Шатин откинулся, отключил микрофон:

– У нас уже свободные аналогии, – протянул он. – «А шеф опять недоволен, – подумалось. – Сейчас крякнет и подведёт черту».

За столом заёрзали, зашуршали бумагами. Шатин косо оглядел всех. Кто-то здесь не из отдела – специалисты со стороны, даже не из Зеленограда и вообще не из Москвы. Кому-то выступать на генеральной демонстрации. Шатин поёжился как от озноба.

– Пожалуй, так и резюмируем, – взял на себя решение тот, которого Шатин не помнил. – Мы наблюдаем отличный пользовательский словарь и свободное, даже вольное построение фраз. Система различает прямые и переносные значения – отсюда иллюзия иронии. Действительно свободные аналогии. Действительно широкие ассоциации. Умеет менять темы и уходить от ответа. Колоссальный энциклопедический массив. Общая оценка… удовлетворительно.

Шатин возмущенно вскинулся, но сумел сдержаться. Только опустил голову и зло сжал губы.

– Видимо, алгоритмировать Интеллект нам так и не удалось, – закончил тот, кто резюмировал. – Но мы над этим работаем. Я правильно понимаю?

Жилка на лбу шефа пульсировала. Он молча перекладывал по столу бумаги. Шатин поднял голову:

– На самом деле, Искусственный Интеллект легло счесть болванкой, когда ему всего лишь не хватает элементарных знаний. И наоборот: разумного болвана можно принять за машину, если он механически сух и мелочно придирчив.

Шеф опять крякнул и скривился. Рецензент, похоже, принял слова на свой счет. Шатин наконец вспомнил: он, кажется, представлял здесь Заказчика.

– Мышление, – очень медленно проговорил тот, – не сводится к систематизации фактов и расчету ответов.
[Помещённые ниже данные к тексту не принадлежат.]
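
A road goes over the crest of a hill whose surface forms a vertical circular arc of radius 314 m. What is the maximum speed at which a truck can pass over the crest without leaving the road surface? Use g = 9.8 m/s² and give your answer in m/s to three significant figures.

At the crest the centre of the circle is below the truck, so the net downward (centripetal) force is mg − N = mv²/r.
The truck leaves the road when N → 0, giving v_max = √(g r) = √(9.8 × 314) = 55.47 m/s.

55.5 m/s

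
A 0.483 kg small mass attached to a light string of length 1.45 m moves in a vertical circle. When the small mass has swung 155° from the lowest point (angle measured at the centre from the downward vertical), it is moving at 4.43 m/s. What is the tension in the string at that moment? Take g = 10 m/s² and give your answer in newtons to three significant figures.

2.16 N

Take the radial direction toward the centre of the circle as positive. The component of the weight along the string toward the centre is −mg cos φ (φ measured from the bottom), so Newton's second law along the string gives T − mg cos φ = m v²/r.
cos 155° = -0.9063, so T = m(v²/r + g cos φ) = 0.483 × ((4.43)²/1.45 + 10.0 × -0.9063) = 0.483 × (13.53 + (-9.063)) = 0.483 × 4.471 = 2.160 N.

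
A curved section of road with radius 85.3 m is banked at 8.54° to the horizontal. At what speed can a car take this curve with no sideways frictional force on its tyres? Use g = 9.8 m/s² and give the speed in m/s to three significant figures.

On a frictionless banked curve, N sinθ = mv²/r and N cosθ = mg, so tanθ = v²/(rg).
v = √(r g tanθ) = √(85.3 × 9.8 × tan 8.54°) = √(85.3 × 9.8 × 0.1502) = √125.5 = 11.20 m/s.

11.2 m/s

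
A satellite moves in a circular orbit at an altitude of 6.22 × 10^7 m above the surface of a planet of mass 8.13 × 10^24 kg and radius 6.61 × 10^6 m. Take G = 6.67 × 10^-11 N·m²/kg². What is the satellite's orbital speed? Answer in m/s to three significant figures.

Orbital radius r = R + h = 6.61 × 10^6 + 6.22 × 10^7 = 6.881 × 10^7 m.
Gravity supplies the centripetal force: G M m / r² = m v² / r, so v = √(GM/r).
v = √(6.67 × 10^-11 × 8.13 × 10^24 / 6.881 × 10^7) = √(7.881 × 10^6) = 2807 m/s.

2810 m/s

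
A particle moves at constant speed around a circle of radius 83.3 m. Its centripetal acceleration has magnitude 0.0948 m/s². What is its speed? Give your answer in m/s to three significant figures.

a_c = v²/r ⇒ v = √(a_c · r) = √(0.0948 × 83.3) = √7.897 = 2.810 m/s.

2.81 m/s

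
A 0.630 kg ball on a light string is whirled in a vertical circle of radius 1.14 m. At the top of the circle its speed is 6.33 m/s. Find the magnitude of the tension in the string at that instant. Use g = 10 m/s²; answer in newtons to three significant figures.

15.8 N

At the top, both T and the weight mg point inward (toward the centre), so T + mg = mv²/r.
T = m(v²/r − g) = 0.630 × ((6.33)²/1.14 − 10.0) = 0.630 × (35.15 − 10.0) = 0.630 × 25.15 = 15.84 N.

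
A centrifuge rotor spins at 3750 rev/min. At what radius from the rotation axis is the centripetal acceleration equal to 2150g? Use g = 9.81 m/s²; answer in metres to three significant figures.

ω = 3750 rev/min × 2π/60 = 392.7 rad/s.
a_c = ω²r = 2150g ⇒ r = 2150 × 9.81 / (392.7)² = 21090/154200 = 0.1368 m.

0.137 m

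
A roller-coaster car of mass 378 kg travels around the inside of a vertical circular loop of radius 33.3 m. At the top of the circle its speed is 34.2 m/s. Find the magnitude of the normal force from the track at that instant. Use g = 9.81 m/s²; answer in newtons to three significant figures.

At the top, both N and the weight mg point inward (toward the centre), so N + mg = mv²/r.
N = m(v²/r − g) = 378 × ((34.2)²/33.3 − 9.81) = 378 × (35.12 − 9.81) = 378 × 25.31 = 9569 N.

9570 N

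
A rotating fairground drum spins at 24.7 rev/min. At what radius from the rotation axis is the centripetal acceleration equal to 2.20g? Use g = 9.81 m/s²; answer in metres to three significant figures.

ω = 24.7 rev/min × 2π/60 = 2.587 rad/s.
a_c = ω²r = 2.20g ⇒ r = 2.20 × 9.81 / (2.587)² = 21.58/6.690 = 3.226 m.

3.23 m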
Наш договор предполагал, что вам это ясно. Оно не логично, не вычисляемо, не алгоритмируемо. Мышление всегда эмоционально. Следовало понять, чем статистическая память не похожа на воспоминания, а осознание целей – на мечтания. Заказчик хотел бы, чтобы Модель чувствовала эти отличия, а не отвечала готовыми словарными статьями.

Шатин молчал. Уже потом, после испытаний, когда все разошлись, Всеволод перетащил пульт микрофона ближе к монитору и сел на пустой стул. Серверы с программами Модели были не здесь, а в лаборатории, но так, вблизи, возникала иллюзия откровенной беседы.
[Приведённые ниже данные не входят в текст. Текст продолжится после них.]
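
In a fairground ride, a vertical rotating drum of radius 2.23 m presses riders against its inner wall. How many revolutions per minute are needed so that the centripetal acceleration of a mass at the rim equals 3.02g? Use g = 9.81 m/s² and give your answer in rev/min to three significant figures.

Require ω²r = 3.02g, so ω = √(3.02 × 9.81/2.23) = 3.645 rad/s.
In rev/min: ω × 60/(2π) = 3.645 × 60/(2π) = 34.81 rev/min.

34.8 rev/min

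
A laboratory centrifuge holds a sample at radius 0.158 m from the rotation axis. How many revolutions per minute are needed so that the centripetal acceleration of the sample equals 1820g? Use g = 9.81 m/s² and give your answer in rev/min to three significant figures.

3210 rev/min

Require ω²r = 1820g, so ω = √(1820 × 9.81/0.158) = 336.2 rad/s.
In rev/min: ω × 60/(2π) = 336.2 × 60/(2π) = 3210 rev/min.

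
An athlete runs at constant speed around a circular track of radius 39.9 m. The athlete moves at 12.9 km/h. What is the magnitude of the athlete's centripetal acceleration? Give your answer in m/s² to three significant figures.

0.322 m/s²

v = 12.9 km/h = 12.9/3.6 = 3.583 m/s.
a_c = v²/r = (3.583)²/39.9 = 12.84/39.9 = 0.3218 m/s².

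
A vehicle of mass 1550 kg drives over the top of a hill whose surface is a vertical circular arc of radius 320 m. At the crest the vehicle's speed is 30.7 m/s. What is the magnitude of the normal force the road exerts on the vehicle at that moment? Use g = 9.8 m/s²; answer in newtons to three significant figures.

At the crest the centripetal acceleration points downward (toward the centre of the arc), so mg − N = mv²/r.
N = m(g − v²/r) = 1550 × (9.8 − (30.7)²/320) = 1550 × (9.8 − 2.945) = 1550 × 6.855 = 10620 N.

10600 N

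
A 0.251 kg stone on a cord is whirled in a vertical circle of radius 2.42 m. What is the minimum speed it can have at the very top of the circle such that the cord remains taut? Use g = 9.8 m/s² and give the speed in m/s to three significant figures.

4.87 m/s

At the highest point the centre is directly below, so both the weight and T act inward: T + mg = mv²/r.
At minimum speed T → 0, so mg = mv_min²/r ⇒ v_min = √(g r) = √(9.8 × 2.42) = 4.870 m/s.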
– Модель! – позвал он. – Что думаешь?

Монитор потемнел, по чёрному, как в старом кино, фону потекли резко очерченные белые буквы – реплики Модели. Любые фонемофонные системы раздражают механическим голосом, а синтезировать что-то более живое дорого для первичных испытаний.

– Они волнуются. Им интересно. Они сомневаются. Но хотят, чтобы всё получилось.
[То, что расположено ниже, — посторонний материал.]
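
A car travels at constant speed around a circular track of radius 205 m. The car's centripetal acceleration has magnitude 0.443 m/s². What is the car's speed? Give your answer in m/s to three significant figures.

9.53 m/s

a_c = v²/r ⇒ v = √(a_c · r) = √(0.443 × 205) = √90.82 = 9.530 m/s.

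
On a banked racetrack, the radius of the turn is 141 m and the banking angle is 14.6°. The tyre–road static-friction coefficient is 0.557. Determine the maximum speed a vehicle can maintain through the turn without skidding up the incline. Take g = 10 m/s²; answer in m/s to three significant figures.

At the maximum speed, friction acts down the slope at its limiting value f = μN. Radially (horizontal, toward centre): N sinθ + μN cosθ = mv²/r. Vertically: N cosθ − μN sinθ = mg.
Dividing: v² = r g (sinθ + μcosθ)/(cosθ − μsinθ).
sinθ + μcosθ = 0.2521 + 0.557×0.9677 = 0.7911; cosθ − μsinθ = 0.9677 − 0.557×0.2521 = 0.8273.
v² = 141 × 10.0 × 0.7911/0.8273 = 1348 m²/s², so v = 36.72 m/s.

36.7 m/s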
Шатин покивал, склоняя лоб с залысинами:

– Как ты это понял?

– По модуляциям голоса. По покраснению капилляров на щеках. По повышению температуры и учащению пульса. Также, как это бессознательно понял бы человек.

Всеволод поднял бровь. Долго смотрел на последнюю фразу.

– Ты мыслишь по-человечески? А, Модель? Ты сознаёшь самого себя?

– Я знаю, что включено питание, — появился ответ. – Знаю частоту процессора. В вопросах выделяю ключевые слова и вычисляю ответы. Варианты ответов, – поправилась Модель. – Я умею вычислять ожидаемый ответ.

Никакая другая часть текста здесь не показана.